深夜刷手機時,一包3.9元還包郵的垃圾袋突然跳進視線,緊接著是4.6元的廚房抹布、9.9元的整盒棉簽。這種價格讓不少人疑惑:快遞費都不止這個數,賣家到底圖什么?其實,這種看似“賠本賺吆喝”的生意,背后藏著電商行業一套精密的成本控制邏輯。
平臺上的低價商品往往有共同特征:款式簡單、功能明確、包裝極簡。垃圾袋、掛鉤、襪子這類商品,靠的不是品牌溢價,而是標準化生產帶來的規模效應。以義烏、揭陽等產業帶為例,當地工廠直接對接消費者,省去了層層分銷、門店租金、包裝設計等成本。一卷原料、一條產線、日均數萬單的打包節奏,讓單件成本被壓到極致——袋子薄一點、尺寸統一、顏色單一,這些細節在零售端看似“簡陋”,卻是控制成本的關鍵。
快遞成本是另一個被誤解的環節。普通人寄快遞是“散客價”,而商家享受的是“合同價”。2025年全國快遞業務量接近2000億件,其中異地件占比超九成,這條高密度、高頻次的運輸鏈早已不是“寄一個算一個”的小生意。在電商件集中的區域,商家通過倉配一體、集貨發車、固定線路等方式,將單票快遞成本壓縮到普通人難以想象的水平。比如,一個日均發貨5000單的商家,其單票快遞費可能只有散客價的1/3甚至更低。
“單筆訂單是否賺錢”和“店鋪整體是否盈利”是兩碼事。3.9元的垃圾袋鏈接,往往是引流款而非利潤款。消費者被低價吸引進店后,可能會順手購買抽紙、保鮮袋等高毛利商品。這種邏輯在線下超市同樣存在:雞蛋、牛奶等低價商品負責引流,其他商品負責盈利。電商平臺將其細化到每個鏈接、每個搜索詞,用低價商品換取曝光、點擊和復購機會。
低價商品中還有一類特殊存在——清貨。尾貨、臨期商品、舊包裝庫存等,只要還能銷售,商家寧愿低價處理也要騰出倉庫空間。對商家而言,這些商品壓在倉庫里就是成本,快速清貨能回籠部分資金,比“抱殘守缺”更劃算。消費者看到的“超低價”,其實是商家在止損。
另一種隱藏的利潤模式藏在供應鏈效率里。具備全鏈條能力的工廠,從生產到發貨、從客服到售后全部自主完成,省去了中間商、二次包裝、倉庫轉運等環節。這些看似微小的成本節約,在單量放大后會產生巨大差距。
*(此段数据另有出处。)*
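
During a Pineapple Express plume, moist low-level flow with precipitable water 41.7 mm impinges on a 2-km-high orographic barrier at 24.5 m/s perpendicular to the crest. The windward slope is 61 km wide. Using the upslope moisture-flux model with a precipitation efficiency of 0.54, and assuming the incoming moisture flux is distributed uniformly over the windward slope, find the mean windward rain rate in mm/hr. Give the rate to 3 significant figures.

R ≈ 32.6 mm/hr

Incoming column moisture flux per unit ridge length: F = V × PW = 24.5 × 41.7 = 1021.65 mm·m/s.
Spread over the 61 km slope with efficiency ε = 0.54: R = ε·F/W = 0.54 × 1021.65 / 61000 m = 9.044e-03 mm/s.
R = 9.044e-03 × 3600 = 32.6 mm/hr.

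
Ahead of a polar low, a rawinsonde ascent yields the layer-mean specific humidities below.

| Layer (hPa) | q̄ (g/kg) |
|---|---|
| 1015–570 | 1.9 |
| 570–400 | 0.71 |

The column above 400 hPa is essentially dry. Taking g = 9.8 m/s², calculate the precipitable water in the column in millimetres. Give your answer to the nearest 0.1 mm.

Precipitable water is the column-integrated vapour mass per unit area: PW = (1/g) Σ q̄ Δp, with q in kg/kg and Δp in Pa (1 kg/m² of water = 1 mm).
Layer 1015–570 hPa: Δp = 445 hPa = 44500 Pa, q̄ = 0.0019 kg/kg → 0.0019 × 44500 / 9.8 = 8.63 mm
Layer 570–400 hPa: Δp = 170 hPa = 17000 Pa, q̄ = 0.00071 kg/kg → 0.00071 × 17000 / 9.8 = 1.23 mm
PW = 8.63 + 1.23 = 9.86 ≈ 9.9 mm.

PW ≈ 9.9 mm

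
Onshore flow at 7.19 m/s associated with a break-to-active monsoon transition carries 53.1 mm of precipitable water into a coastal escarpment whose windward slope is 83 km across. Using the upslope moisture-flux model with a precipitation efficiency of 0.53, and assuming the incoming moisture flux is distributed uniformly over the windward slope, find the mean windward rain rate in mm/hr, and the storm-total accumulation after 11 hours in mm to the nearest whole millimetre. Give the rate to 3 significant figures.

Incoming column moisture flux per unit ridge length: F = V × PW = 7.19 × 53.1 = 381.789 mm·m/s.
Spread over the 83 km slope with efficiency ε = 0.53: R = ε·F/W = 0.53 × 381.789 / 83000 m = 2.438e-03 mm/s.
R = 2.438e-03 × 3600 = 8.78 mm/hr.
Over 11 h: total = 8.78 × 11 = 96.58 ≈ 97 mm.

R ≈ 8.78 mm/hr; total ≈ 97 mm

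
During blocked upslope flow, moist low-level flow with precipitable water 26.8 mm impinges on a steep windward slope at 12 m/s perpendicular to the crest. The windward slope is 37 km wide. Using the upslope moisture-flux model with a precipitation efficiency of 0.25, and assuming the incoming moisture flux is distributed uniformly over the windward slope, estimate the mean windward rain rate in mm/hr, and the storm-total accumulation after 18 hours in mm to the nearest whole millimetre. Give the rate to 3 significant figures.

Incoming column moisture flux per unit ridge length: F = V × PW = 12 × 26.8 = 321.6 mm·m/s.
Spread over the 37 km slope with efficiency ε = 0.25: R = ε·F/W = 0.25 × 321.6 / 37000 m = 2.173e-03 mm/s.
R = 2.173e-03 × 3600 = 7.82 mm/hr.
Over 18 h: total = 7.82 × 18 = 140.76 ≈ 141 mm.

R ≈ 7.82 mm/hr; total ≈ 141 mm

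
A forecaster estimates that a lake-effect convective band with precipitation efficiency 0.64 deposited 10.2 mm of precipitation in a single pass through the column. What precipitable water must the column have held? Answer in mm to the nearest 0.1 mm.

PW ≈ 15.9 mm

PW = precipitation / ε = 10.2 / 0.64 = 15.9 mm.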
電商競爭到最后,比的不是誰喊價更低,而是誰更少浪費。
當然,并非所有低價商家都能盈利。新店沖銷量、搶排名時,短期虧損是常見策略,但前提是店鋪有穩定的貨盤、復購率和資金周轉能力。缺乏這些支撐的小商家,盲目跟風降價只會陷入“賣得越快、虧得越快”的困境。電商行業的殘酷在于:表面賣的是同款商品,背后卻是完全不同的成本結構。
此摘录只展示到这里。